As part of our tour we happened by the kindergarten class rehearsing for their “graduation” from the program. With only the initial prompt, each child rose, recited a short greeting in Mandarin (presumably conferring a business advantage), and introduced themselves by name, flawlessly triggering them to sit down with hands clasped, beginning the next introduction. Immediately following this, two students came forward as the designated class leaders, introducing each of their classmates and sharing what each pupil had enjoyed most about the year—from memory. This transitioned seamlessly into a tightly coordinated recitation of a poem by the group, thanking their parents and citing all they’d learned that year. These children were 6 years old. I’d be lucky if my friends and I could pull off this same feat at 36! We should have been impressed beyond measure, but instead I had the urge to run out the door and toward preserving our kids’ childhoods.
At Program B we weren’t greeted by the director, who was running late, but rather by a front desk, where we had to sign in for security reasons. The director answered our initial questions as she walked, speaking with us over her shoulder. We asked about the curriculum and what the children were learning. We were told there was a very wide range of academic ability in the class. In sharp contrast to Program A, about half the class was still working on letter recognition. Program B’s selling features were linked to athletics—including access to a new field. We noted the day’s activities posted on the board and commented that we were excited to see that our visit would coincide with the lesson of the day, as the academic content was still a mystery. We were surprised when the director subsequently informed the teacher that the children needed to “get out some extra wiggles” and that we would instead be participating in an organized physical activity. Would this be kung fu, as was offered as an elective at Program A? Not exactly. The teacher took out her iPhone and instructed the children to dance to the music. There were no “electives” in Program B, unless you counted the elective “out” of academic content.
Then we visited The Rashi School in Dedham and were smitten within the first 10 minutes. The school’s commitment to weaving Jewish education into traditional subjects, with the goal of creating a holistic Jewish identity, was very exciting for us and something we longed for.
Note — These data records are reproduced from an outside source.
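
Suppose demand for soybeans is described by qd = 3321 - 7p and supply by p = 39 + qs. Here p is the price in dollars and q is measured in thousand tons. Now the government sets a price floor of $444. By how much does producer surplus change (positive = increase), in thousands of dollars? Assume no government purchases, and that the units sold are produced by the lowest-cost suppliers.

-9000

Rearranging supply gives qs = p - 39. Setting quantity demanded equal to quantity supplied, 3321 - 7p = p - 39, gives p* = 420 and q* = 381.
Because the floor (444) lies above the market-clearing price, it is binding.
At p = 444: qd = 3321 - 7·444 = 213 and qs = 444 - 39 = 405.
Producer surplus without the control is ½ · (420 - 39) · 381 = 72580.5.
With the floor, 213 units are sold at 444. The supply price at q = 213 is 252, so PS = ½ · [(444 - 39) + (444 - 252)] · 213 = 63580.5.
Change in producer surplus = 63580.5 - 72580.5 = -9000.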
There was also the interactive technology integrated into the curriculum and classrooms, including a hands-on, exploratory robotics unit beginning in kindergarten. There was the beautiful, new facility itself, complete with inspiring community-themed murals and a chart of core values, which is woven into lesson plans. Here was a school catering to students’ unique intellectual challenges, committed to developing critical thinking skills, and simultaneously invested in turning students into mensches.
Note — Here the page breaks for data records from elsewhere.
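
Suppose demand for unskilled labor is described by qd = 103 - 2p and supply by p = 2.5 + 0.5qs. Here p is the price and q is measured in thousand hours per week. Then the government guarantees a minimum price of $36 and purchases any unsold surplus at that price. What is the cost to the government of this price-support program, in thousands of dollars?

Rearranging supply gives qs = 2p - 5. In a free market, 103 - 2p = 2p - 5 gives the equilibrium p* = 27, q* = 49.
Since 36 > 27, the floor is binding.
At p = 36: qd = 103 - 2·36 = 31 and qs = 2·36 - 5 = 67.
Surplus = qs - qd = 36.
Government expenditure = surplus × support price = 36 × 36 = 1296.

1296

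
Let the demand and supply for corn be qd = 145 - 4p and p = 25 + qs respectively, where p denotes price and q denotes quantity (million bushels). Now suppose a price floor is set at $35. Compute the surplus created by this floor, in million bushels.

5

Rearranging supply gives qs = p - 25. Setting quantity demanded equal to quantity supplied, 145 - 4p = p - 25, gives p* = 34 and q* = 9.
The floor of 35 is above the equilibrium price 34, so it binds.
At p = 35: qd = 145 - 4·35 = 5 and qs = 35 - 25 = 10.
Surplus = qs - qd = 10 - 5 = 5.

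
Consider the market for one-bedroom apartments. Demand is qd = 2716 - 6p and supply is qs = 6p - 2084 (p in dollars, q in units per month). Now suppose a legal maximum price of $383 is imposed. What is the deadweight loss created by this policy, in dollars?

In a free market, 2716 - 6p = 6p - 2084 gives the equilibrium p* = 400, q* = 316.
The ceiling of 383 is below the equilibrium price 400, so it binds.
At p = 383: qd = 2716 - 6·383 = 418 and qs = 6·383 - 2084 = 214.
Quantity traded falls to 214. At q = 214 the demand price is (2716 - 214)/6 = 417 and the supply price is (2084 + 214)/6 = 383.
Deadweight loss = ½ · (417 - 383) · (316 - 214) = ½ · 34 · 102 = 1734.

1734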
What really sold us though was sitting in the beit midrash (study hall) and hearing the confident older Rashi students speaking from the heart. They were the kind of kids we wanted our children to be friends with one day. One spoke about the school’s supportive atmosphere—how Rashi students encouraged one another during athletic competitions, making sure everyone got to play. Another spoke about her tzedek project and what she’d gained from visiting the classrooms of younger students at Rashi to read to them. I may have cried a wee bit during the presentation—tears of joy and relief. Having attended public schools ourselves, we didn’t set out to enroll our kids in Jewish day school. In fact, we selected our inconveniently located and overpriced suburb originally for the public-school system. Nonetheless, the fact is that we can think of no better place to nurture our children’s potential—mind, body and soul.
Rachel Kleiman has a master’s in education and has worked in the field of higher education for the past decade. She’s the proud parent of two boys, who she hopes will be lifelong learners and stay engaged in Jewish life long past their bar mitzvahs.